School Garden

This past year has changed my outlook on a lot of different things. I’ve always been passionate about Public and Community Health, and I’ve always seen the value in quality and affordable education. But what I never saw value in until I lived in The Gambia was the field of agriculture. Being from Southwestern Pennsylvania, we had our fair share of farmlands, horticulture, and fairs to showcase different agricultural products. But for some reason in my privileged upbringing, I looked down on all of that. I made fun of friends who were from more rural schools and whom were interested in agriculture. I even made fun of my brother when he was interested in equestrian, seeing it all as pointless. And that’s because of how removed I was from our food systems.

I’ve written blogs on food systems and agriculture before, but I want to elaborate on my lack of interest in agriculture and beyond that my superiority toward those who engaged in it. Agriculture is the main means of income for 95% of my community in The Gambia and probably about 95% of the country, if not more. Even though the farming season is only a few months long, farmers must work and sell their crops to sustain their families for the rest of the year. We’re currently in gardening season, and people go back and forth to the gardens in the mornings and the evenings everyday. People own goats, sheep, donkeys, horses, chickens and more as a means of providing for their families. They care about these things because their lives and the lives of their children depend on it, quite literally. They sell most of the produce and eat what they can, hoping to be able to provide all year round.

Recently we’ve started our school garden. This is something that I couldn’t have cared less about in Pennsylvania, began to see the benefits in New Orleans, and now am completely obsessed with here in The Gambia. We didn’t have a school garden last year, and I pushed and pushed for us to get organized and set one up this year. Here are just some of the benefits I’ve seen in school gardens:

1. Responsibility: students are assigned to bring their own bucket, fetch water, water and tend to their gardens everyday. This gives students in grades 4-12 opportunities to be held responsible for their garden beds, even when teachers and administration go on holidays.

2. Teamwork: we have a hand pump outside the garden. Some students work the hand pump, some transfer the buckets of water, and some tend to the gardens. If someone is absent, they work together to get all of the beds watered.

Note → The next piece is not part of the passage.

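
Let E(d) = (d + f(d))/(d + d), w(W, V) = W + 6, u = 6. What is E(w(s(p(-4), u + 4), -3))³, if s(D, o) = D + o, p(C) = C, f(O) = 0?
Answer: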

3. Appreciation of Food: gardens are hard work. The food in their lunches doesn’t just appear out of thin air, and they know it.

4. Appreciation of nutrition: I joke with them, “Can you grow candy in the ground? No, but you can grow lettuce and tomatoes and eggplants. The things you grow here in the garden are the things that are going to make you healthier and stronger.”

5. Healthy Social Space: students are busy at home with chores and busy at school with class but a garden gives them a safe and fun way to socialize and hang out with their friends. This is my favorite part because they feel safe enough to ask difficult questions. We’ve discussed issues like teenage pregnancy, early marriage, and dropping out of school.

So why did I never have a school garden? Most of you in the States right now are laughing at me through your screens as the next blizzard rolls through Pennsylvania, thinking how could we possibly have a garden here. But it’s possible! Have a garden in the fall or the spring or even over the summer! Give kids something healthy and productive to do while teaching about nutrition and responsibility. Even have small plants inside and have students be responsible for them. In New Orleans, I worked with a program called Edible Schoolyards that incorporated gardening and nutrition into their elementary school syllabus. It gets kids outside, it helps them learn, and it gives them appreciation for the food they eat and the people who grow it.

We have so many international crises happening that are all somehow agriculturally related. Malnutrition (both undernutrition and obesity), climate change, unsafe meat processing, diabetes and hypertension, lack of employment, and many more. Students should be more aware of the agricultural impacts on the world and on their bodies, and that awareness could start in a school garden.